SATELITNEWS.COM, RANGKASBITUNG—Beberapa hari terakhir pupuk bersubsidi mengalami kelangkaan. Dengan kondisi tersebut, membuat sejumlah petani mengeluhkannya. Menanggapi hal itu, anggota Dewan Perwakilan Rakyat Daerah (DPRD) Lebak Dian Wahyudi meminta Pemerintah Kabupaten (Pemkab) untuk gerak cepat mencarikan solusi soal langkanya pupuk tersebut.
Katanya, politisi Partai Keadilan Sejahtera (PKS) ini tak sedikit menerima keluhan para petani khususnya di wilayah Lebak Selatan yang mulai menjerit kesulitan mendapatkan pupuk jenis NPK Phonska di pasaran. “Ya para petani khususnya di Malingping dan Wanasalam banyak yang mengeluh langkanya pupuk subsidi di pasaran.
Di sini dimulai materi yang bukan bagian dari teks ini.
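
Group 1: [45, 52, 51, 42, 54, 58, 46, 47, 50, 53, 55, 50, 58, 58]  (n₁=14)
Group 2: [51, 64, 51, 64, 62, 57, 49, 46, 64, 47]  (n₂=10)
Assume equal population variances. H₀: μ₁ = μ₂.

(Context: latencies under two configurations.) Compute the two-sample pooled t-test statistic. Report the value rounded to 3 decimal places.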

Padahal mereka sedang membutuhkan pada masa penanaman padi yang ke dua,” kata Dian, kemarin.
Menyikapi kondisi tersebut, harusnya pemerintah khususnya Dinas Pertanian dan Perkebunan harus segera mengambil tindakan agar para petani sawah ini bisa menanam padi dengan baik.“Dinas bersangkutan harus segera mencarikan solusi dan mengantisipasi,”tambahnya.
Dian yang juga Ketua DPD PKS Lebak ini mengimbau agar para petani menggunakan pupur organik terlebih dahulu sebari menunggu pupuk subsidi. “Sambil menunggu, dapat menggunakan pupuk organik, agar kondisi padi tetap terjaga kesuburannya, dengan terus konsultasi dengan penyuluh pertanian,” imbuhnya.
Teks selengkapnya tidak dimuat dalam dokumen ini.